The more ribald stuff is left to Chris Pratt and Alison Brie as Tom’s chef buddy and Violet’s sister. These two speed date and marry while the other couple is humming “Que Sera Sera.” Pratt especially is more of frat boy than a husband and father, so if he can do it, why can’t Tom? Brie of “Mad Men” is kind of a whack job, but motherhood helps her evolve enough to counsel Violet on her faltering relationship. Both of them are shameless scene-stealers, leaving the heavier lifting to the leads.

Timing out a little over two hours, Segel and Stoller should have trimmed this down. There are too many re-visits to that fateful New Year’s Eve when Violet, dressed as Princess Di, meets Tom, inexplicably dressed as a giant pink bunny. It’s sweet the first time, and maybe even the second. By the fourth time I silently screamed, “Enough already.”

Blunt and Segel both have an easy, natural screen presence, making the romance believable.
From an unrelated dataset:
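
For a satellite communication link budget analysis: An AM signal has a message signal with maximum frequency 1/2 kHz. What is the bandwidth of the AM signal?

In AM (double-sideband), the bandwidth is twice the message frequency.
BW = 2 * f_m = 2 * 1/2 kHz = 1 kHz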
Only in the final minutes does it get too rom-com cute, but by then you know it’s going to happen. One odd note: The latest employment gambit for Hollywood screenplays seems to be the ubiquitous food truck. This is the second movie I’ve seen in just as many weeks where one of the characters starts slinging tacos from a slide window.

Local theater

One of the hottest tickets on Broadway right now is Mike Nichols’ revival of “Death of a Salesman,” but you didn’t have to go that far to see an Arthur Miller play when Beaumont Community Players staged “A View from the Bridge” recently. Good drama never goes out of style, and this production was blessed with a strong cast under the direction of Gina Hinson, a frequent BCP contributor. New to the local scene is Michael Mason, who played Eddie Carbone, the Italian longshoreman whose obsession with his niece Katharine, played by Laura Mackan, drives him into a state of reasoned madness. The character of Carbone is one of Miller’s great tragic everyman protagonists — a challenging role for any actor, and Mason earned the standing ovation he received. Rounding out the cast were Rachel Cain, Robert Fong, Michael Saar and Ben Blanchard. With “Pirates of Penzance” closing out the season for the local troupe in a few short weeks, this has already been a stellar year for BCP.